I was wondering how long it would take someone to notice it isn't Baltic Birch. Even BB's lowest grade has solid patches with no voids! It is a nice design though! Keep up the nice work and get special blades with opposing teeth to eliminate or reduce jigsaw cutting.
"The road from Splinterville starts at the blade
Choose the right tooth count for the cuts you make. Blades with aggressive 6-tooth-per-inch (tpi) designs work great for sawing construction lumber, but cut too coarsely for woodworking project parts. Instead, select a 10- to 12-tpi blade for larger, gradual curves, or a 20-tpi blade for tight curves (1" radius or less) in solid wood and all cuts in plywood or melamine-coated particleboard.
Beyond tooth count, also consider the blade design. For decades, jigsaw-blade teeth were "set," alternately leaning left and right, as shown in chart. This makes them cut coolly and quickly, but at the expense of cut quality.

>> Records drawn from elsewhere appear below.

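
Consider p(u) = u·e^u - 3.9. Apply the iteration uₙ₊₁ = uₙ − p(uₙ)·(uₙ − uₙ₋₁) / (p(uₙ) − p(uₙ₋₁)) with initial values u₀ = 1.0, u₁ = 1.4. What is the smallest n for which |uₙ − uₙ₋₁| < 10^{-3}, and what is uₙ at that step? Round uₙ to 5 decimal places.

n = 5, uₙ = 1.18838

p(1.0) = -1.1817182, p(1.4) = 1.7772800
u₂ = 1.4000000 − 1.7772800·(0.4000000)/(2.9589981) = 1.1597457;  |Δ| = 0.2402543
p(1.1597457) = -0.2014292
u₃ = 1.1597457 − (-0.2014292)·(-0.2402543)/(-1.9787091) = 1.1842032;  |Δ| = 0.0244575
p(1.1842032) = -0.0299272
u₄ = 1.1842032 − (-0.0299272)·(0.0244575)/(0.1715020) = 1.1884710;  |Δ| = 0.0042678
p(1.1884710) = 0.0006323
u₅ = 1.1884710 − 0.0006323·(0.0042678)/(0.0305595) = 1.1883827;  |Δ| = 0.0000883
|u₅ − u₄| = 0.0000883 < 10^{-3}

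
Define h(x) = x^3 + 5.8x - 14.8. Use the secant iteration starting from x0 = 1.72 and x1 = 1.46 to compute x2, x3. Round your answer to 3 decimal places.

1.700, 1.702

h(1.72) = 0.26445, h(1.46) = -3.21986
x2 = 1.46000 − (-3.21986)·(1.46000 − 1.72000) / (-3.21986 − 0.26445) = 1.46000 − (0.83716)/(-3.48431) = 1.70027
h(1.70027) = -0.02314
x3 = 1.70027 − (-0.02314)·(1.70027 − 1.46000) / (-0.02314 − (-3.21986)) = 1.70027 − (-0.00556)/(3.19673) = 1.70201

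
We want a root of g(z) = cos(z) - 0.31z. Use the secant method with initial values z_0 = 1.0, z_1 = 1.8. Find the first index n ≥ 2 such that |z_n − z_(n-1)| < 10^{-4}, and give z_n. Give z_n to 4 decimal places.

n = 5, z_n = 1.1922

g(1.0) = 0.230302, g(1.8) = -0.785202
z_2 = 1.800000 − (-0.785202)·(0.800000)/(-1.015504) = 1.181429;  |Δ| = 0.618571
g(1.181429) = 0.013360
z_3 = 1.181429 − 0.013360·(-0.618571)/(0.798562) = 1.191778;  |Δ| = 0.010349
g(1.191778) = 0.000558
z_4 = 1.191778 − 0.000558·(0.010349)/(-0.012803) = 1.192229;  |Δ| = 0.000451
g(1.192229) = -0.000001
z_5 = 1.192229 − (-0.000001)·(0.000451)/(-0.000559) = 1.192228;  |Δ| = 0.000001
|z_5 − z_4| = 0.000001 < 10^{-4}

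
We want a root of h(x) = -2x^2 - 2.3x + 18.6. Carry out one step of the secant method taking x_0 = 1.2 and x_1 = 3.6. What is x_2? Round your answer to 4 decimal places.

h(1.2) = 12.960000, h(3.6) = -15.600000
x_2 = 3.600000 − (-15.600000)·(3.600000 − 1.200000) / (-15.600000 − 12.960000) = 3.600000 − (-37.440000)/(-28.560000) = 2.289076

2.2891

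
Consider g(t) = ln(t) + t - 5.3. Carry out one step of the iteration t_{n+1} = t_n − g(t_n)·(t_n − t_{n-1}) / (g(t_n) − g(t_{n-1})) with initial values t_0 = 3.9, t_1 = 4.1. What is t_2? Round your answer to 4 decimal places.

g(3.9) = -0.039023, g(4.1) = 0.210987
t_2 = 4.100000 − 0.210987·(4.100000 − 3.900000) / (0.210987 − (-0.039023)) = 4.100000 − (0.042197)/(0.250010) = 3.931217

3.9312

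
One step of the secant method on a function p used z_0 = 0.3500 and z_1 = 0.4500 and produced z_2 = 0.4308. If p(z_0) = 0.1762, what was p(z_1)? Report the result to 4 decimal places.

The secant line through (0.3500, 0.1762) and (0.4500, p(z_1)) crosses zero at z_2 = 0.4308.
So (0.3500, 0.1762), (0.4500, p(z_1)), (0.4308, 0) are collinear:
p(z_1) = 0.1762 · (0.4500 − 0.4308) / (0.3500 − 0.4308) = 0.1762 · (0.019200)/(-0.080800) = -0.041869

-0.0419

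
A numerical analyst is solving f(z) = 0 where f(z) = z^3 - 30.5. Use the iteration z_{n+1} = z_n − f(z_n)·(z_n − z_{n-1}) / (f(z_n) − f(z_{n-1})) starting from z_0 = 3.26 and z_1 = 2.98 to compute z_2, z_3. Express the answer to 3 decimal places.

3.118, 3.125

f(3.26) = 4.14598, f(2.98) = -4.03641
z_2 = 2.98000 − (-4.03641)·(2.98000 − 3.26000) / (-4.03641 − 4.14598) = 2.98000 − (1.13019)/(-8.18238) = 3.11813
f(3.11813) = -0.18339
z_3 = 3.11813 − (-0.18339)·(3.11813 − 2.98000) / (-0.18339 − (-4.03641)) = 3.11813 − (-0.02533)/(3.85302) = 3.12470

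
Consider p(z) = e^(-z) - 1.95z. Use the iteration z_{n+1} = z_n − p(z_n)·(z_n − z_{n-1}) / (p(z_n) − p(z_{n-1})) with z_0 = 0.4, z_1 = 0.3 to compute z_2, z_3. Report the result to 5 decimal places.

p(0.4) = -0.1096800, p(0.3) = 0.1558182
z_2 = 0.3000000 − 0.1558182·(0.3000000 − 0.4000000) / (0.1558182 − (-0.1096800)) = 0.3000000 − (-0.0155818)/(0.2654982) = 0.3586890
p(0.3586890) = -0.0008520
z_3 = 0.3586890 − (-0.0008520)·(0.3586890 − 0.3000000) / (-0.0008520 − 0.1558182) = 0.3586890 − (-0.0000500)/(-0.1566702) = 0.3583698

0.35869, 0.35837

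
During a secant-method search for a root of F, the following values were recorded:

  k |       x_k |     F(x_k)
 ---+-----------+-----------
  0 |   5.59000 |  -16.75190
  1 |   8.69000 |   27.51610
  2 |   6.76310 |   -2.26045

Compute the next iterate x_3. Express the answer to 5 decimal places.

x_3 = 6.76310 − (-2.26045)·(6.76310 − 8.69000) / (-2.26045 − 27.51610)
   = 6.76310 − (4.3556611)/(-29.7765500) = 6.9093782

6.90938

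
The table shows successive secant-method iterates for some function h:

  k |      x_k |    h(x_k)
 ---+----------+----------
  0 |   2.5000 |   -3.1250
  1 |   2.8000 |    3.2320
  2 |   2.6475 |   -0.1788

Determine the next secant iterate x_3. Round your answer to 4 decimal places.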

To remedy this, several manufacturers now make blades with ground, inline teeth, as shown chart, that slice the wood like a surgical scalpel rather than bluntly tear at it. This produces much cleaner cuts. For this reason, in the WOODŽ magazine shop we use Bosch Clean-For-Wood and Xtra-Clean-For-Wood blades. Just be aware that these blades can burn your wood if you set the jigsaw's speed too fast or feed the saw through the wood too slowly. Our best advice: Practice on scrap of the same species to find the best combination of speed and feed rate.
Finally, remember that jigsaw blades cost a fraction of the material you're cutting. So know when to call it quits on a blade. If a blade begins to burn the wood or tear out surface fibers where it didn't used to, or if it requires greater effort to push through a cut, chuck it and get a new one."